Familie Kanzler
Wo Robert Atzorn mit großen Schritten das Kanzleramt betritt, in sein Telefon brüllt und in den Aufzug jagt, beginnt das große Spektakel "Kanzleramt". In Beton und Glas prangt die "Waschmaschine" als Orientierungspunkt, mal frontal von der Paul-Löbe-Allee, mal mit dem Helikopter aus der Luft abgefilmt. Ein massiges Gebäude, das seinem ersten Hausherrn Gerhard Schröder zunächst nicht gefiel. Ein Protzbau der gerade ausgerufenen Berliner Republik. Eine Frage der Zeit, dass sich das Fernsehen dieses mächtigen Motivs annimmt. Nun lässt das ZDF den Zuschauer in die Zimmer vordringen, vor denen Phoenix Halt machen muss. Der schieren Größe und Wucht des Kanzleramts in seinem Blick über das Berliner Regierungsviertel zu widerstehen, ist schwer. Dem Versuch, "die Tür zum Kanzleramt einen Spalt zu öffnen" (Autor Martin E. Süskind), folgt man in der gespannten Erwartung, wie man sich konkret hereindenkt bei Jakobsfilm (Edel&Starck): In die Berliner Republik, Abteilung Menschen.
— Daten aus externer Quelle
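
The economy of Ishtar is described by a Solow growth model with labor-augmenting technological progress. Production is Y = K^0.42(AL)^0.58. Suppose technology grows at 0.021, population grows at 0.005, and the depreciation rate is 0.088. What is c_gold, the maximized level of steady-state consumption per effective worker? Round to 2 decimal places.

c_gold ≈ 1.49

Capital per effective worker breaks even when investment replaces (n + g + δ)·k; here n + g + δ = 0.114.
At the golden rule the marginal product of capital equals n+g+δ: 0.42·k^(0.42−1) = 0.114. Solving, k_gold = (0.42/0.114)^(1/0.58) ≈ 9.4723.
y_gold = 9.4723^0.42 ≈ 2.5711.
c_gold = y_gold − (n+g+δ)·k_gold = 2.5711 − 0.114·9.4723 ≈ 1.4912.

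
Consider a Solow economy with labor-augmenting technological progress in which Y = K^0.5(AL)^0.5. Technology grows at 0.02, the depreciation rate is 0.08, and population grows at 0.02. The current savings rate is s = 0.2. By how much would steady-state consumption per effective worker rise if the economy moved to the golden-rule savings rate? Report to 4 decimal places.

Δc ≈ 0.7500

Break-even investment rate: n + g + δ = 0.02 + 0.02 + 0.08 = 0.12.
Current steady state (s = 0.2): k* = (0.2/0.12)^(1/0.5) ≈ 2.7778, y* = 2.7778^0.5 ≈ 1.6667, c* = (1−0.2)·1.6667 ≈ 1.3333.
Golden rule sets MPK = n+g+δ: 0.5·k^(0.5−1) = 0.12, so k_gold = (0.5/0.12)^(1/0.5) ≈ 17.3611.
y_gold = 17.3611^0.5 ≈ 4.1667, c_gold = y_gold − 0.12·k_gold ≈ 2.0833.
Gain: Δc = 2.0833 − 1.3333 ≈ 0.7500.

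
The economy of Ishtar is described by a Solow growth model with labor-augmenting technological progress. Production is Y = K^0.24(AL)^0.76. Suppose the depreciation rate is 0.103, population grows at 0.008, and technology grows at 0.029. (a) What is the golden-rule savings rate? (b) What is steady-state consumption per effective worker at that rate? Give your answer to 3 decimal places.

Capital per effective worker breaks even when investment replaces (n + g + δ)·k; here n + g + δ = 0.14.
For Cobb-Douglas, s_gold equals capital's share: s_gold = 0.24.
Setting f'(k) = n+g+δ gives 0.24·k^(0.24−1) = 0.14, hence k_gold = (0.24/0.14)^(1/0.76) ≈ 2.0324.
y_gold = 2.0324^0.24 ≈ 1.1856; c_gold = (1−0.24)·y_gold ≈ 0.9010.

(a) s_gold = 0.240; (b) c_gold ≈ 0.901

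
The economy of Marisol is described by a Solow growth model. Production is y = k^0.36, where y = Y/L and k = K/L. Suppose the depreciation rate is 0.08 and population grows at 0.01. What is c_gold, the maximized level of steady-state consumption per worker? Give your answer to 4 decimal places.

c_gold ≈ 1.3958

Break-even investment rate: n + δ = 0.01 + 0.08 = 0.09.
Golden rule sets MPK = n+δ: 0.36·k^(0.36−1) = 0.09, so k_gold = (0.36/0.09)^(1/0.64) ≈ 8.7241.
y_gold = 8.7241^0.36 ≈ 2.1810.
c_gold = y_gold − (n+δ)·k_gold = 2.1810 − 0.09·8.7241 ≈ 1.3958.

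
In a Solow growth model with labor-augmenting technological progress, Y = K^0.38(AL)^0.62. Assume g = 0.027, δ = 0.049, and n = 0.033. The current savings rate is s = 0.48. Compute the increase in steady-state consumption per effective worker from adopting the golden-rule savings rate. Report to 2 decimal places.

Capital per effective worker breaks even when investment replaces (n + g + δ)·k; here n + g + δ = 0.109.
Current steady state (s = 0.48): k* = (0.48/0.109)^(1/0.62) ≈ 10.9247, y* = 10.9247^0.38 ≈ 2.4808, c* = (1−0.48)·2.4808 ≈ 1.2900.
Setting f'(k) = n+g+δ gives 0.38·k^(0.38−1) = 0.109, hence k_gold = (0.38/0.109)^(1/0.62) ≈ 7.4950.
y_gold = 7.4950^0.38 ≈ 2.1499, c_gold = y_gold − 0.109·k_gold ≈ 1.3329.
Gain: Δc = 1.3329 − 1.2900 ≈ 0.0429.

Δc ≈ 0.04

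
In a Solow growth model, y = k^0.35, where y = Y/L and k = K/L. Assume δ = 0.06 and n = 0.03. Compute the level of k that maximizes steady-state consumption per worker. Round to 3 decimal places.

n + δ = 0.03 + 0.06 = 0.09.
At the golden rule the marginal product of capital equals n+δ: 0.35·k^(0.35−1) = 0.09. Solving, k_gold = (0.35/0.09)^(1/0.65) ≈ 8.0802.

k_gold ≈ 8.080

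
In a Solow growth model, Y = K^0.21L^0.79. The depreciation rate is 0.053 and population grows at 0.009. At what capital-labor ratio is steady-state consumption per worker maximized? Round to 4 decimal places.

The effective depreciation rate is n + δ = 0.009 + 0.053 = 0.062.
Golden rule sets MPK = n+δ: 0.21·k^(0.21−1) = 0.062, so k_gold = (0.21/0.062)^(1/0.79) ≈ 4.6845.

k_gold ≈ 4.6845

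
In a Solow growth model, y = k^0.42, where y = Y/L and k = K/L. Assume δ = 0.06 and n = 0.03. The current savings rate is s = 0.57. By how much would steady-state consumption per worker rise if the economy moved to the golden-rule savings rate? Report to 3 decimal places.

Δc ≈ 0.133

Break-even investment rate: n + δ = 0.03 + 0.06 = 0.09.
Current steady state (s = 0.57): k* = (0.57/0.09)^(1/0.58) ≈ 24.1060, y* = 24.1060^0.42 ≈ 3.8062, c* = (1−0.57)·3.8062 ≈ 1.6367.
Golden rule sets MPK = n+δ: 0.42·k^(0.42−1) = 0.09, so k_gold = (0.42/0.09)^(1/0.58) ≈ 14.2384.
y_gold = 14.2384^0.42 ≈ 3.0511, c_gold = y_gold − 0.09·k_gold ≈ 1.7696.
Gain: Δc = 1.7696 − 1.6367 ≈ 0.1330.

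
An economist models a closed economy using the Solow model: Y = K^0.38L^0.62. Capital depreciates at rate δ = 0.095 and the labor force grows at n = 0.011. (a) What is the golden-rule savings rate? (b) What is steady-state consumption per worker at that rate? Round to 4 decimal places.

(a) s_gold = 0.3800; (b) c_gold ≈ 1.3559

The effective depreciation rate is n + δ = 0.011 + 0.095 = 0.106.
For Cobb-Douglas, s_gold equals capital's share: s_gold = 0.38.
Maximizing c = f(k) − (n+δ)·k gives f'(k) = n+δ, i.e. 0.38·k^(0.38−1) = 0.106, so k_gold = (0.38/0.106)^(1/0.62) ≈ 7.8401.
y_gold = 7.8401^0.38 ≈ 2.1870; c_gold = (1−0.38)·y_gold ≈ 1.3559.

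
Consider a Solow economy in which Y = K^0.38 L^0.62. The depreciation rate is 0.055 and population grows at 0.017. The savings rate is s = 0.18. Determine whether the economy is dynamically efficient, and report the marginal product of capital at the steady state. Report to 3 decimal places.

dynamically efficient; MPK ≈ 0.152

n + δ = 0.017 + 0.055 = 0.072.
Steady-state k*: s·k^0.38 = 0.072·k gives k* = (0.18/0.072)^(1/0.62) ≈ 4.3837.
MPK = 0.38·4.3837^(-0.62) ≈ 0.1520.
MPK > n+δ = 0.072, so the economy is dynamically efficient (under-saving).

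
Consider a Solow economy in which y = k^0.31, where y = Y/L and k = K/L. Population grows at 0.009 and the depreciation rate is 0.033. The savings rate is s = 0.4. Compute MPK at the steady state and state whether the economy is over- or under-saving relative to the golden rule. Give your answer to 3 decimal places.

n + δ = 0.009 + 0.033 = 0.042.
Steady-state k*: s·k^0.31 = 0.042·k gives k* = (0.4/0.042)^(1/0.69) ≈ 26.2160.
MPK = 0.31·26.2160^(-0.69) ≈ 0.0325.
MPK < n+δ = 0.042, so the economy is dynamically inefficient (over-saving).

over-saving; MPK ≈ 0.033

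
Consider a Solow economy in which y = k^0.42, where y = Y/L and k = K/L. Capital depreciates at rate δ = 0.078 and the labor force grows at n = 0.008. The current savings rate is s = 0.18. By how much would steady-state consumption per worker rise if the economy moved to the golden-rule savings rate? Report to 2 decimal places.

Δc ≈ 0.43

Capital per worker breaks even when investment replaces (n + δ)·k; here n + δ = 0.086.
Current steady state (s = 0.18): k* = (0.18/0.086)^(1/0.58) ≈ 3.5732, y* = 3.5732^0.42 ≈ 1.7072, c* = (1−0.18)·1.7072 ≈ 1.3999.
Golden rule sets MPK = n+δ: 0.42·k^(0.42−1) = 0.086, so k_gold = (0.42/0.086)^(1/0.58) ≈ 15.3993.
y_gold = 15.3993^0.42 ≈ 3.1532, c_gold = y_gold − 0.086·k_gold ≈ 1.8289.
Gain: Δc = 1.8289 − 1.3999 ≈ 0.4289.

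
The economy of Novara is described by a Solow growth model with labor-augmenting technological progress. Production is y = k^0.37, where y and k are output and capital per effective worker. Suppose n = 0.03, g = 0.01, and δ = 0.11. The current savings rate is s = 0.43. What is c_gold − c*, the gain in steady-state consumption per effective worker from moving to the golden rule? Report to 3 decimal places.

Capital per effective worker breaks even when investment replaces (n + g + δ)·k; here n + g + δ = 0.15.
Current steady state (s = 0.43): k* = (0.43/0.15)^(1/0.63) ≈ 5.3210, y* = 5.3210^0.37 ≈ 1.8562, c* = (1−0.43)·1.8562 ≈ 1.0580.
Setting f'(k) = n+g+δ gives 0.37·k^(0.37−1) = 0.15, hence k_gold = (0.37/0.15)^(1/0.63) ≈ 4.1918.
y_gold = 4.1918^0.37 ≈ 1.6994, c_gold = y_gold − 0.15·k_gold ≈ 1.0706.
Gain: Δc = 1.0706 − 1.0580 ≈ 0.0126.

Δc ≈ 0.013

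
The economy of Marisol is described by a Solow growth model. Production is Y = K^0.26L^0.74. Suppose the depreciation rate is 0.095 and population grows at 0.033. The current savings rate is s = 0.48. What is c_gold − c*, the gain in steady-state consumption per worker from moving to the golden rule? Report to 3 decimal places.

The effective depreciation rate is n + δ = 0.033 + 0.095 = 0.128.
Current steady state (s = 0.48): k* = (0.48/0.128)^(1/0.74) ≈ 5.9665, y* = 5.9665^0.26 ≈ 1.5911, c* = (1−0.48)·1.5911 ≈ 0.8274.
Maximizing c = f(k) − (n+δ)·k gives f'(k) = n+δ, i.e. 0.26·k^(0.26−1) = 0.128, so k_gold = (0.26/0.128)^(1/0.74) ≈ 2.6055.
y_gold = 2.6055^0.26 ≈ 1.2827, c_gold = y_gold − 0.128·k_gold ≈ 0.9492.
Gain: Δc = 0.9492 − 0.8274 ≈ 0.1219.

Δc ≈ 0.122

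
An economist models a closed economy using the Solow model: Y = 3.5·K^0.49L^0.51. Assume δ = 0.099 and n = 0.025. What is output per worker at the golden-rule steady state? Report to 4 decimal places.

Capital per worker breaks even when investment replaces (n + δ)·k; here n + δ = 0.124.
Golden rule sets MPK = n+δ: 0.49·3.5·k^(0.49−1) = 0.124, so k_gold = (0.49·3.5/0.124)^(1/0.51) ≈ 172.5623.
Output: y_gold = 3.5·k_gold^0.49 = 3.5·172.5623^0.49 ≈ 43.6688.

y_gold ≈ 43.6688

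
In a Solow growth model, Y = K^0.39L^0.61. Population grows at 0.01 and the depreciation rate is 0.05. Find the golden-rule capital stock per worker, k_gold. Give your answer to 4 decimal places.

k_gold ≈ 21.5102

Break-even investment rate: n + δ = 0.01 + 0.05 = 0.06.
At the golden rule the marginal product of capital equals n+δ: 0.39·k^(0.39−1) = 0.06. Solving, k_gold = (0.39/0.06)^(1/0.61) ≈ 21.5102.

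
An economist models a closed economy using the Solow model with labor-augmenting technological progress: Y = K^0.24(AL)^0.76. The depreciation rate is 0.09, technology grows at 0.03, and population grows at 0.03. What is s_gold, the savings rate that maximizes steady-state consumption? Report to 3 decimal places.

s_gold = 0.240

n + g + δ = 0.03 + 0.03 + 0.09 = 0.15.
At the golden rule MPK = n+g+δ, and in any Cobb-Douglas steady state s = (n+g+δ)·k/y = MPK·k/y = capital's share 0.24.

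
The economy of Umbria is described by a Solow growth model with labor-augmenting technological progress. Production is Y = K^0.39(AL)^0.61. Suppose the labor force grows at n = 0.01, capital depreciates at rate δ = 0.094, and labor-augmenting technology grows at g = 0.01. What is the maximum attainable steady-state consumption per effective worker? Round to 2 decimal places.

The effective depreciation rate is n + g + δ = 0.01 + 0.01 + 0.094 = 0.114.
Golden rule sets MPK = n+g+δ: 0.39·k^(0.39−1) = 0.114, so k_gold = (0.39/0.114)^(1/0.61) ≈ 7.5105.
y_gold = 7.5105^0.39 ≈ 2.1954.
c_gold = y_gold − (n+g+δ)·k_gold = 2.1954 − 0.114·7.5105 ≈ 1.3392.

c_gold ≈ 1.34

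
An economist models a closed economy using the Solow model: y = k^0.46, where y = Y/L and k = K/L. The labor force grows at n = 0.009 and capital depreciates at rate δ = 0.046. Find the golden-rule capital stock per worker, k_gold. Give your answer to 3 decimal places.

Capital per worker breaks even when investment replaces (n + δ)·k; here n + δ = 0.055.
At the golden rule the marginal product of capital equals n+δ: 0.46·k^(0.46−1) = 0.055. Solving, k_gold = (0.46/0.055)^(1/0.54) ≈ 51.0669.

k_gold ≈ 51.067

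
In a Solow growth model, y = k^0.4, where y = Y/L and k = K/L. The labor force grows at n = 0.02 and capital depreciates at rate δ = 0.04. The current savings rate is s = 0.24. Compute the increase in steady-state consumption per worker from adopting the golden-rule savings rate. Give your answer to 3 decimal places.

Δc ≈ 0.210

The effective depreciation rate is n + δ = 0.02 + 0.04 = 0.06.
Current steady state (s = 0.24): k* = (0.24/0.06)^(1/0.6) ≈ 10.0794, y* = 10.0794^0.4 ≈ 2.5198, c* = (1−0.24)·2.5198 ≈ 1.9151.
Maximizing c = f(k) − (n+δ)·k gives f'(k) = n+δ, i.e. 0.4·k^(0.4−1) = 0.06, so k_gold = (0.4/0.06)^(1/0.6) ≈ 23.6146.
y_gold = 23.6146^0.4 ≈ 3.5422, c_gold = y_gold − 0.06·k_gold ≈ 2.1253.
Gain: Δc = 2.1253 − 1.9151 ≈ 0.2102.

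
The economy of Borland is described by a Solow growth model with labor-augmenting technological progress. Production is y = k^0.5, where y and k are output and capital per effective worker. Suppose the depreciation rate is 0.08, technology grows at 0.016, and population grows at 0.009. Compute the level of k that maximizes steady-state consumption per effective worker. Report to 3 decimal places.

k_gold ≈ 22.676

Capital per effective worker breaks even when investment replaces (n + g + δ)·k; here n + g + δ = 0.105.
Maximizing c = f(k) − (n+g+δ)·k gives f'(k) = n+g+δ, i.e. 0.5·k^(0.5−1) = 0.105, so k_gold = (0.5/0.105)^(1/0.5) ≈ 22.6757.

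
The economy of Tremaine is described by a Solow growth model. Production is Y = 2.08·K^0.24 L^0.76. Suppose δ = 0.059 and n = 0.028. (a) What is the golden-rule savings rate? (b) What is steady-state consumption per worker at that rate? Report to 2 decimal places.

(a) s_gold = 0.24; (b) c_gold ≈ 2.74

The effective depreciation rate is n + δ = 0.028 + 0.059 = 0.087.
For Cobb-Douglas, s_gold equals capital's share: s_gold = 0.24.
Maximizing c = f(k) − (n+δ)·k gives f'(k) = n+δ, i.e. 0.24·2.08·k^(0.24−1) = 0.087, so k_gold = (0.24·2.08/0.087)^(1/0.76) ≈ 9.9624.
y_gold = 2.08·9.9624^0.24 ≈ 3.6114; c_gold = (1−0.24)·y_gold ≈ 2.7446.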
Im Opener wird der Zuschauer mit den Protagonisten der Machtzentrale bekannt gemacht. Unser Lehrer Dr. Specht ist jetzt also Kanzleramtschef, und den Bundeskanzler selbst haben die Autoren kurzerhand ins Zielgruppenalter 49 geschrieben und zu unserem bisher jüngsten Regierungschef gemacht. Klaus J. Behrendt macht sich besser bei "Wetten, dass...?" als sein Widergänger in der Realität. Einen Amtsbesuch in Australien inklusive Wirbelsturm übersteht er mit perfektem Teint. Gegen Ende der ersten Folge kehrt er in seinen Amtssitz zurück. Dort wimmelt es von, so fahren wir fort in der Logik der Serie, menschlichen Problemen, die sich in den vorangegangenen Minuten rasch aufeinandergehäuft haben: Der verzweifelte Forschungsminister (großartig: Vadim Glowna) verliert nachhaltig die Nerven; die neue Leiterin der außenpolitischen Abteilung (charmant: Claudia Michelsen) baut an ihrem ersten Arbeitstag gleich einen Verkehrsunfall. Zu allem Überfluss machen ein paar Peruaner auch noch Revolution und entführen deutsche Touristen. Gegen so viel Arbeit ist jeder "Tatort" ein Spaziergang, gegen den Kanzler hat Kommissar Ballauf einen langweiligen Job.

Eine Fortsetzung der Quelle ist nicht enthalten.